Teacher of the Deaf Assessment
A Teacher of the Deaf assessment is appropriate for children who are deaf and hard of hearing across all educational settings, from general education/mainstream to self-contained classrooms, as well as those who use hearing assistive technology (e.g. FM systems) or an ASL interpreter. This assessment is generally performed by observing the child in his or her typical learning environment, completing checklists, and interviewing those who care for or work with the child on a regular basis. The clinician will make recommendations on accommodations, modifications, and training that may be necessary to ensure an appropriate learning environment for the deaf or hard of hearing child. One-on-one assessment of the child’s skills is typically not a part of this type of assessment; the focus is primarily on the learning environment and level of access to information available to the child.
A reading/literacy assessment uses formal assessment tools, observation, checklists, and review of school records and curricula to provide information on a child’s specific literacy skills and difficulties. Areas of focus may include phonics, phonemic awareness, fluency, vocabulary, and comprehension. For children who are deaf or hard of hearing, the assessment may also focus on conversations, letter-sound learning, and writing. A reading/literacy assessment report will offer recommendations to target objectives in a way that is meaningful and measurable, although it will not lead to diagnosis of a reading or writing disability. If a reading or writing disability is suspected, a reading/literacy assessment in conjunction with a psychological assessment can be useful in determining if a diagnosis is appropriate for the child.

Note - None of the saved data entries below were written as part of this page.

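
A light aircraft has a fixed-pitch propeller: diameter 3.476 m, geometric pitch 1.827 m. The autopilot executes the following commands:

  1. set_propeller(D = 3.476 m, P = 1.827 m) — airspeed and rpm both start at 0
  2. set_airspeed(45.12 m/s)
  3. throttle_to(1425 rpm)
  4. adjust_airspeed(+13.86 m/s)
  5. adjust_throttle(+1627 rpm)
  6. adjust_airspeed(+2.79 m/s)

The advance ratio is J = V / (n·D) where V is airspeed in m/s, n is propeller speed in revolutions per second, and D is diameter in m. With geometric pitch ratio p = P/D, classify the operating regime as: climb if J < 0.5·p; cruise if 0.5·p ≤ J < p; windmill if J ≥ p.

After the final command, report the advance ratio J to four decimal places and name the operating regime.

J = 0.3494, regime = cruise

set_propeller: D = 3.476 m, P = 1.827 m (p = P/D = 0.525604); state ← (V=0, rpm=0)
set_airspeed(45.12): V ← 45.12 m/s
throttle_to(1425): rpm ← 1425
adjust_airspeed(+13.86): V ← 45.12 +13.86 = 58.98 m/s
adjust_throttle(+1627): rpm ← 1425 +1627 = 3052
adjust_airspeed(+2.79): V ← 58.98 +2.79 = 61.77 m/s
final state: V = 61.77 m/s, rpm = 3052 → n = rpm/60 = 50.866667 rev/s
J = V / (n·D) = 61.77 / (50.866667 × 3.476) = 0.349353
regime bands: climb J<0.2628 | cruise [0.2628, 0.5256) | windmill J≥0.5256
J = 0.3494 → cruise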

A functional behavior assessment (FBA), conducted by a Board Certified Behavior Analyst (BCBA), examines the functions – or causes – of behavior through the use of indirect measures, direct observation, and analysis of behavioral data. An FBA report describes the behaviors in question, their functions, and strategies for replacing inappropriate/challenging behaviors with more functional alternatives. Additionally, the report includes recommended changes to the environment and addresses how to increase carryover among home, school, and community settings.

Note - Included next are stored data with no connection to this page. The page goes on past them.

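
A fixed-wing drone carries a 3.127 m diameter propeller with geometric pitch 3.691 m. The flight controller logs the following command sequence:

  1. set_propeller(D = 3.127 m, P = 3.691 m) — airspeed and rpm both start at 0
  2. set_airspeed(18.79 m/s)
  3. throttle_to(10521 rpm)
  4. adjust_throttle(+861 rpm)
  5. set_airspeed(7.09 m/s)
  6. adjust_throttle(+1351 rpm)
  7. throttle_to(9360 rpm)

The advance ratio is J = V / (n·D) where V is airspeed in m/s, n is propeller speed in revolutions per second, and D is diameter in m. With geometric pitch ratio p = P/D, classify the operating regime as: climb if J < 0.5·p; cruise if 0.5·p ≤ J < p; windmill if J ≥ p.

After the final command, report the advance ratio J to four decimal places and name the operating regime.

set_propeller: D = 3.127 m, P = 3.691 m (p = P/D = 1.180365); state ← (V=0, rpm=0)
set_airspeed(18.79): V ← 18.79 m/s
throttle_to(10521): rpm ← 10521
adjust_throttle(+861): rpm ← 10521 +861 = 11382
set_airspeed(7.09): V ← 7.09 m/s
adjust_throttle(+1351): rpm ← 11382 +1351 = 12733
throttle_to(9360): rpm ← 9360
final state: V = 7.09 m/s, rpm = 9360 → n = rpm/60 = 156.000000 rev/s
J = V / (n·D) = 7.09 / (156.000000 × 3.127) = 0.014534
regime bands: climb J<0.5902 | cruise [0.5902, 1.1804) | windmill J≥1.1804
J = 0.0145 → climb

J = 0.0145, regime = climb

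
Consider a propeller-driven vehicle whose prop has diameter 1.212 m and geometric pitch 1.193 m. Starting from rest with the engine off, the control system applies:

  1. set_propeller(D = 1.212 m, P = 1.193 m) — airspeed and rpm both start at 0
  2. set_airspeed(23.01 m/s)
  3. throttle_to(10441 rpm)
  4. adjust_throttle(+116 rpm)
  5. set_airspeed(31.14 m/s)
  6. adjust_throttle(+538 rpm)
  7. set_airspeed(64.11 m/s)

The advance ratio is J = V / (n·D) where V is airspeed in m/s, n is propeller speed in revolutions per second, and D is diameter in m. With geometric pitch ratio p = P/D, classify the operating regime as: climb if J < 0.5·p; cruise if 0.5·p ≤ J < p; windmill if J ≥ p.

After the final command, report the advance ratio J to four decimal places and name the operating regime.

J = 0.2861, regime = climb

set_propeller: D = 1.212 m, P = 1.193 m (p = P/D = 0.984323); state ← (V=0, rpm=0)
set_airspeed(23.01): V ← 23.01 m/s
throttle_to(10441): rpm ← 10441
adjust_throttle(+116): rpm ← 10441 +116 = 10557
set_airspeed(31.14): V ← 31.14 m/s
adjust_throttle(+538): rpm ← 10557 +538 = 11095
set_airspeed(64.11): V ← 64.11 m/s
final state: V = 64.11 m/s, rpm = 11095 → n = rpm/60 = 184.916667 rev/s
J = V / (n·D) = 64.11 / (184.916667 × 1.212) = 0.286053
regime bands: climb J<0.4922 | cruise [0.4922, 0.9843) | windmill J≥0.9843
J = 0.2861 → climb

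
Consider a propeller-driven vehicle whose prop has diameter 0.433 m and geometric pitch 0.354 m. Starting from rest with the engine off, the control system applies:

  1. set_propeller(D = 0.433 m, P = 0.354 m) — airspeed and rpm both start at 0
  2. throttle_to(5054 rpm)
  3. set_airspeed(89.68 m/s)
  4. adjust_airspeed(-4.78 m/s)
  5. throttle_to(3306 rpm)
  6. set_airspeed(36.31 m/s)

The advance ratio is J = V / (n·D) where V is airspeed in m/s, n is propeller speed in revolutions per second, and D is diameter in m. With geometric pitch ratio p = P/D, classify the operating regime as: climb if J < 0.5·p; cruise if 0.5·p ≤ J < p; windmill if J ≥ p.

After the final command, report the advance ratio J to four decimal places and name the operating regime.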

Speech, Language, and Communication Services
The Clinic at CCCBSD provides speech, language, and communication services to children of all ages who are deaf or hard of hearing as well as children who have developmental or communication disorders, autism spectrum disorder, childhood apraxia of speech, Down syndrome, and other genetic syndromes. Speech, language, and communication therapy can address difficulties with receptive and/or expressive language and communication, and social/pragmatic skills. Additionally, for oral language users, speech sound production, auditory processing, and fluency support are available. These services are also available for individuals who use augmentative-alternative communication (AAC) devices.
Individualized reading/literacy tutoring may be appropriate for children of any age, and can focus on pre-reading and writing skills, content area literacy skills, or application of literacy skills in the community. Reading/literacy tutoring uses assessment as a basis for instructional decisions. The Reading Specialist will plan and implement lessons and interventions with the child in addition to developing family involvement programs.